Costituisce mutamento di destinazione d’uso trasformare un seminterrato da locale senza permanenza di persone a locale abitabile

27 Nov 2014
27 Novembre 2014

Il T.A.R. Milano si occupa del c.d. terzo condono edilizio e afferma che costituisce mutamento di destinazione d'uso e ristrutturazione trasformare un seminterrato da locale senza permanenza di persone a locale abitabile. La sentenza si riferisce alla situazione giuridica precedente alle recenti modifiche del DPR 380/2001 sul mutamento di destinazione d'uso rilevante.

Nella sentenza n. 2764/2014 si legge: “3. Nel terzo mezzo di gravame viene denunciata l’erronea qualificazione dell’illecito edilizio commesso (trasformazione di locali s.p.p. in locali abitabili nel piano seminterrato, cfr. il doc. 3 della ricorrente, pag. 2), quale abuso di tipologia 1 ai sensi dell’Allegato 1 al DL 269/2003 (si tratta, in particolare, della tabella allegata al decreto legge sul terzo condono che classifica gli abusi edilizi in sei differenti tipologie).

La tipologia 1 succitata riguarda le “Opere realizzate in assenza o difformità del titolo abilitativo edilizio e non conformi alle norme urbanistiche e alle prescrizioni degli strumenti urbanistici”.

La riconduzione dell’illecito posto in essere alla suindicata tipologia è – appunto - oggetto delle contestazioni dell’ultimo mezzo di gravame, poi ribadite in sede di discussione orale all’udienza pubblica.

Sul punto, occorre premettere che l’intervento realizzato - consistente nel mutamento di destinazione d’uso al piano seminterrato, trasformato da locale senza permanenza di persone a locale abitabile per una superficie di 65 metri quadrati - assume senza dubbio rilevanza ai fini edilizi.

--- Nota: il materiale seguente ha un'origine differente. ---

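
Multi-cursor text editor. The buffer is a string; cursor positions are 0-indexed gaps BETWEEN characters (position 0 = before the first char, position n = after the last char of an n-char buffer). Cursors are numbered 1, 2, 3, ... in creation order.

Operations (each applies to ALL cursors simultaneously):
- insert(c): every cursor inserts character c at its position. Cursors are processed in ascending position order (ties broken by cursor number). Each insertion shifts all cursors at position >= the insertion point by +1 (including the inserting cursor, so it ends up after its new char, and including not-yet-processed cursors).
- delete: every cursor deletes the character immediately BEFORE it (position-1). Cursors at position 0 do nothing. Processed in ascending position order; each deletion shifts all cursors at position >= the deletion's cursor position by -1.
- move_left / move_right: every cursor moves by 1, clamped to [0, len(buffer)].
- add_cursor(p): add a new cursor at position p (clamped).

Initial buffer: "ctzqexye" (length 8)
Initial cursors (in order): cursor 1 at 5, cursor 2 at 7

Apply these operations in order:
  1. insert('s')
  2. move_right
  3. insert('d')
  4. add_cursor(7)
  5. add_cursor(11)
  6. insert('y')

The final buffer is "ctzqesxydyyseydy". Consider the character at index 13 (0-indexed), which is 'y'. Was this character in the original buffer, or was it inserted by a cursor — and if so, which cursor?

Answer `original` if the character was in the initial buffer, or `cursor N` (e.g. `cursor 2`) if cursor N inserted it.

Answer: cursor 4

Derivation:
After op 1 (insert('s')): buffer="ctzqesxyse" (len 10), cursors c1@6 c2@9, authorship .....1..2.
After op 2 (move_right): buffer="ctzqesxyse" (len 10), cursors c1@7 c2@10, authorship .....1..2.
After op 3 (insert('d')): buffer="ctzqesxdysed" (len 12), cursors c1@8 c2@12, authorship .....1.1.2.2
After op 4 (add_cursor(7)): buffer="ctzqesxdysed" (len 12), cursors c3@7 c1@8 c2@12, authorship .....1.1.2.2
After op 5 (add_cursor(11)): buffer="ctzqesxdysed" (len 12), cursors c3@7 c1@8 c4@11 c2@12, authorship .....1.1.2.2
After op 6 (insert('y')): buffer="ctzqesxydyyseydy" (len 16), cursors c3@8 c1@10 c4@14 c2@16, authorship .....1.311.2.422
Authorship (.=original, N=cursor N): . . . . . 1 . 3 1 1 . 2 . 4 2 2
Index 13: author = 4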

Si tratta, infatti, di un cambio d’uso che ha determinato un aggravio del carico urbanistico, in quanto una superficie priva di sostanziale rilievo ai fini urbanistici è ora destinata alla permanenza di persone, fra l’altro per una estensione certamente non irrilevante (65,5 metri quadrati di superficie utile, come indicato espressamente a pag. 3 della domanda di condono).

L’attività edilizia svolta, in altri termini, non è certo “neutra” ai fini urbanistici, né potrebbe essere ricondotta ad un intervento di straordinaria manutenzione, essendo quest’ultima incompatibile con il cambio dell’originaria destinazione d’uso (cfr. l’art. 3, comma 1, lettera b del DPR 380/2001, come modificato dall’art. 17 del DL 133/2014, convertito con legge 164/2014).

Sulla rilevanza urbanistica e sul conseguente assoggettamento agli oneri concessori del mutamento di destinazione che implica un aumento del carico urbanistico, la giurisprudenza è assolutamente concorde (cfr. TAR Lombardia, Milano, sez. II, 22.10.2014, n. 2527 con la giurisprudenza ivi richiamata; oltre a TAR Emilia Romagna, Parma, 12.11.2013, n. 329).

Ciò premesso, in ordine alla corretta qualificazione dell’abuso sopra evidenziato, reputa il Collegio che l’attività edilizia svolta al piano seminterrato debba essere considerata quale “ristrutturazione edilizia”, quindi quale tipologia n. 3 di abuso secondo la più volte ricordata tabella allegata al DL 269/2003.

Si tratta, infatti, di un intervento realizzato esclusivamente all’interno dell’edificio, senza alcuna modifica della sagoma del medesimo, che ha senza dubbio creato nuova superficie utile ma che non appare in contrasto con la definizione di “ristrutturazione” di cui all’art. 3, lettera d), del DPR 380/2001 (definizione legislativa che, come noto, prevale su quelle eventualmente differenti contenute negli strumenti urbanistici), nella quale sono compresi anche gli interventi che danno luogo ad un organismo edilizio <<in tutto o in parte diverso dal precedente>>.

Nel caso di specie, la “diversità” consiste nella creazione di una nuova superficie abitabile, senza però modifiche dell’involucro esterno dell’edificio già esistente.

Sul punto, sia consentito il richiamo a TAR Lombardia, Milano, sez. II, 22.7.2010, n. 3256, dove si ammette che la modifica di destinazione d’uso di immobili preesistenti può avvenire nella forma della “ristrutturazione””.